Saturday, January 18, 2014

Not My Victrola: A Good Old Jimmie Rodgers Tune

I haven't seen a bum riding a freight for forty years, but songs like this still appeal to me.  The stories I've heard and read paint a pretty sad picture of life for the men who hopped freights, and that mode of transportation would be difficult today, with the cars used on railroads designed to discourage riders.  An old boy was telling my dad and me about hoboing, and he stated that he never stole anything.  Dad set me straight as soon as we left that guy.  Dad told me that bums and hobos couldn't survive if they didn't steal, and I think that's true.  Nearly every home had a chicken house in the early part of the Twentieth Century, and the chickens weren't safe if their house was near a railroad track.

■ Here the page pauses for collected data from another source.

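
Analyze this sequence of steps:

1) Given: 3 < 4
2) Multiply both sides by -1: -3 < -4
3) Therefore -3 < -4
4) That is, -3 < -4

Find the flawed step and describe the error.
Step 2: Multiply both sides by -1: -3 < -4

Step 2 multiplies both sides by -1 but fails to reverse the inequality sign. When multiplying (or dividing) an inequality by a negative number, the direction must be reversed. Since 3 < 4, we should get -3 > -4, i.e., -3 > -4.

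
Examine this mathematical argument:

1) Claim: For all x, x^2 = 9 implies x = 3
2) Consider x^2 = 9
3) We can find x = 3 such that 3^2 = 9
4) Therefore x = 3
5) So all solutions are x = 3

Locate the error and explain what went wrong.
Step 4: Therefore x = 3

Step 4 incorrectly concludes that x = 3 is the only solution. The proof shows that x = 3 is A solution (existence), but does not show it is the ONLY solution (uniqueness). In fact, x = -3 is also a solution since (-3)^2 = 9. Finding one solution doesn't prove there are no others.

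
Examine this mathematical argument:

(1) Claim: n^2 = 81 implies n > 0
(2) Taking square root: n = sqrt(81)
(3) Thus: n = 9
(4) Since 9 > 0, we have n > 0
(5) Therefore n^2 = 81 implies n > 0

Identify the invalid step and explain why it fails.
Step 2: Taking square root: n = sqrt(81)

Step 2 takes the square root and assumes the positive root only. The equation n^2 = 81 actually has two solutions: n = 9 and n = -9. The proof silently assumes n > 0 without justification, then uses this assumption to conclude n > 0, which is circular. The counterexample n = -9 shows the claim is false.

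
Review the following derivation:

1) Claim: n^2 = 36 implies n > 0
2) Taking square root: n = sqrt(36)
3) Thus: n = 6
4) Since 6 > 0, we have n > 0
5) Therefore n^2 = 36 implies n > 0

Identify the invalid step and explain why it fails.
Step 2: Taking square root: n = sqrt(36)

Step 2 takes the square root and assumes the positive root only. The equation n^2 = 36 actually has two solutions: n = 6 and n = -6. The proof silently assumes n > 0 without justification, then uses this assumption to conclude n > 0, which is circular. The counterexample n = -6 shows the claim is false.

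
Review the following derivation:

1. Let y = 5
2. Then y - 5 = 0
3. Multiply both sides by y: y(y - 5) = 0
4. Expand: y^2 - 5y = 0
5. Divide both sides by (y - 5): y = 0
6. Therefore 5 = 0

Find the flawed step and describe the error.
Step 5: Divide both sides by (y - 5): y = 0

Step 5 divides both sides by (y - 5). However, since y = 5, we have (y - 5) = 0. Division by zero is undefined, making this step invalid.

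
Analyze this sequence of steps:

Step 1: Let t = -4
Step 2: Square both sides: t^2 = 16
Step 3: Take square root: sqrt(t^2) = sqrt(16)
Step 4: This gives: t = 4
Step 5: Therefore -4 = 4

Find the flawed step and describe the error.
Step 4: This gives: t = 4

Step 4 incorrectly states that sqrt(t^2) = t. The correct identity is sqrt(t^2) = |t|. Since t = -4 < 0, we have sqrt(t^2) = |-4| = 4, not t = -4.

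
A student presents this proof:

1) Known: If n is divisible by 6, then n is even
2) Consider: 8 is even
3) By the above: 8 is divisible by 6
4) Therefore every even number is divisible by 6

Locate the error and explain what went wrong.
Step 3: By the above: 8 is divisible by 6

Step 3 commits the fallacy of affirming the consequent. The known fact 'divisible by 6 → even' does NOT imply 'even → divisible by 6'. That would be the converse, which is false. For example, 8 is even but 8 ÷ 6 = 1.33, which is not an integer.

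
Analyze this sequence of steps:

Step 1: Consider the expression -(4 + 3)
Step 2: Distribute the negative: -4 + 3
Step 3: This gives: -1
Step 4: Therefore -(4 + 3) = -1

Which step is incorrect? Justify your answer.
Step 2: Distribute the negative: -4 + 3

Step 2 incorrectly distributes the negative sign. The correct distribution is -(4 + 3) = -4 - 3 = -7. The negative must be applied to both terms, not just the first. The error treats -(4 + 3) as -4 + 3, which equals -1 instead of -7.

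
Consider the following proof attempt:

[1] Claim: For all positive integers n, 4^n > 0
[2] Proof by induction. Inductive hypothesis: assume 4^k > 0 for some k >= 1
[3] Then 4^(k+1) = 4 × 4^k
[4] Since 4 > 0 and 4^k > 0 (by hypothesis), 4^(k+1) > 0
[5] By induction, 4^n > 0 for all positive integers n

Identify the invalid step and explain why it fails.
Step 5: By induction, 4^n > 0 for all positive integers n

Step 5 concludes the proof by induction, but no base case was ever established. A valid induction proof requires: (1) a base case proving 4^1 > 0, and (2) an inductive step showing IF 4^k > 0 THEN 4^(k+1) > 0. Steps 2-4 correctly establish the inductive step, but without the base case the conclusion in step 5 does not follow.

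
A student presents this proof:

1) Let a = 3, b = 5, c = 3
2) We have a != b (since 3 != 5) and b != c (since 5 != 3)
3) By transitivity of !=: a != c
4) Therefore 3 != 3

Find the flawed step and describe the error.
Step 3: By transitivity of !=: a != c

Step 3 incorrectly applies transitivity to the '!=' relation. Transitivity states: if a R b and b R c, then a R c. However, '!=' is not transitive. Counterexample: 3 != 5 and 5 != 3, but 3 = 3 (both equal 3). Transitivity holds for relations like <, <=, =, but not for !=.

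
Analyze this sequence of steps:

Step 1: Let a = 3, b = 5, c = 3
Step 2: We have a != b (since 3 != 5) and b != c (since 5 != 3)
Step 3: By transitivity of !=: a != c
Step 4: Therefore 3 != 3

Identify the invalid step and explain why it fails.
Step 3: By transitivity of !=: a != c

Step 3 incorrectly applies transitivity to the '!=' relation. Transitivity states: if a R b and b R c, then a R c. However, '!=' is not transitive. Counterexample: 3 != 5 and 5 != 3, but 3 = 3 (both equal 3). Transitivity holds for relations like <, <=, =, but not for !=.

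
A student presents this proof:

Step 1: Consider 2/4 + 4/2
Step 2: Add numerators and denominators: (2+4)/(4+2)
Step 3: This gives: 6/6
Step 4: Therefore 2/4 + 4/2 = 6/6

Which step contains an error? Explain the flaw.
Step 2: Add numerators and denominators: (2+4)/(4+2)

Step 2 incorrectly adds fractions by separately adding numerators and denominators. This is wrong. The correct method requires a common denominator: 2/4 + 4/2 = (2×2 + 4×4)/(4×2) = 20/8 = 5/2. The method used gives 6/6, which is different.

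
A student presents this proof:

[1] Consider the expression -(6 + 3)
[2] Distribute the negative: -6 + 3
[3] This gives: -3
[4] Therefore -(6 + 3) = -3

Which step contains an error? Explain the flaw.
Step 2: Distribute the negative: -6 + 3

Step 2 incorrectly distributes the negative sign. The correct distribution is -(6 + 3) = -6 - 3 = -9. The negative must be applied to both terms, not just the first. The error treats -(6 + 3) as -6 + 3, which equals -3 instead of -9.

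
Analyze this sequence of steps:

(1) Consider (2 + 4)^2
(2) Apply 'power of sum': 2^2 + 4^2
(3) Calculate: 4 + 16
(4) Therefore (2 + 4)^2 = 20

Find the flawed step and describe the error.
Step 2: Apply 'power of sum': 2^2 + 4^2

Step 2 incorrectly applies a non-existent rule '(a+b)^n = a^n + b^n'. This is false in general. The correct expansion uses the binomial theorem. The actual value is (2 + 4)^2 = 6^2 = 36, not 20.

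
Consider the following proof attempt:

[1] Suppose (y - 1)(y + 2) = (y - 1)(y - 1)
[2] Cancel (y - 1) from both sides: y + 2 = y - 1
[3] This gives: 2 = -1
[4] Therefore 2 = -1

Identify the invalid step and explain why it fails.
Step 2: Cancel (y - 1) from both sides: y + 2 = y - 1

Step 2 cancels (y - 1) from both sides. This is only valid if (y - 1) ≠ 0, i.e., y ≠ 1. When y = 1, both sides equal zero regardless of the other factors. The correct approach requires considering y = 1 as a separate case.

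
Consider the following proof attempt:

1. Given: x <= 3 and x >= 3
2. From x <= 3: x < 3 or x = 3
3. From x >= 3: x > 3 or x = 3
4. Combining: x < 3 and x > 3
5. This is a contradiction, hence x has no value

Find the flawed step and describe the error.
Step 4: Combining: x < 3 and x > 3

Step 4 incorrectly combines the conditions. From x <= 3 and x >= 3, the intersection is x = 3. The error treats the 'or' cases as 'and' requirements. The correct conclusion is that x = 3 is the unique solution, not that no solution exists.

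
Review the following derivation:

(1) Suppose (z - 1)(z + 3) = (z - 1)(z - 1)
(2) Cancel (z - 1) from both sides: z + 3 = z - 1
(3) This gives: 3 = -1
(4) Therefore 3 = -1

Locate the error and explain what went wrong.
Step 2: Cancel (z - 1) from both sides: z + 3 = z - 1

Step 2 cancels (z - 1) from both sides. This is only valid if (z - 1) ≠ 0, i.e., z ≠ 1. When z = 1, both sides equal zero regardless of the other factors. The correct approach requires considering z = 1 as a separate case.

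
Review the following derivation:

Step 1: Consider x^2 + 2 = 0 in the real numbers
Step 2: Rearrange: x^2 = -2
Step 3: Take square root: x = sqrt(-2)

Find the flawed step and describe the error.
Step 3: Take square root: x = sqrt(-2)

Step 3 takes the square root of -2, which is negative. In the real number system, the square root of a negative number is undefined. The equation x^2 + 2 = 0 has no real solutions. Square roots of negative numbers only exist in the complex numbers.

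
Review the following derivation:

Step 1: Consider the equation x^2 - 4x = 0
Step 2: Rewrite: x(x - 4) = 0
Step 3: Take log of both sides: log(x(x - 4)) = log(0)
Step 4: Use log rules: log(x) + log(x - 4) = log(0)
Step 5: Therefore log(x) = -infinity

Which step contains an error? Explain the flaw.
Step 3: Take log of both sides: log(x(x - 4)) = log(0)

Step 3 takes the logarithm of both sides, resulting in log(0) on the right side. The logarithm is only defined for positive numbers; log(0) is undefined (approaches negative infinity). This operation is invalid.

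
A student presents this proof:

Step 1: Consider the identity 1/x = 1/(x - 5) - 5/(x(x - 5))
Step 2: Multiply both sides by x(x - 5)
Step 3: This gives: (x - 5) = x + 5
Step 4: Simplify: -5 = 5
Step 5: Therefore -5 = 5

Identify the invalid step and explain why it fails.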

Another old boy told me about hopping freights to get to a bigger town about twenty miles up the line from his home.  He would hop a train with a friend whenever they wanted to go to town, but on one trip they encountered a railroad detective who kicked them off the train.  The friend of my acquaintance took it personally, and he rode again.  He threw the detective off the train, killing him.  It was pretty common for men to be locked in a car and to die from thirst, cold, or hunger, and the unwary could be robbed and killed in the hobo jungles along the railroads.  It was a rough life out there.  Anyhow, here's Hobo Bill's Last Ride, by Jimmie Rodgers.


3 comments:

Anonymous said...

What a harsh life that must have been!

Merle

winslow said...

Grandpa Claude used to sing this song when he got extra specially drunk. I sure do miss him.

David aka True Blue Sam said...

A good songwriter can really pull at your heart.

I never knew my father's dad, because he died too soon. He was a singer/performer, and Dad had wonderful memories of him singing songs like this one.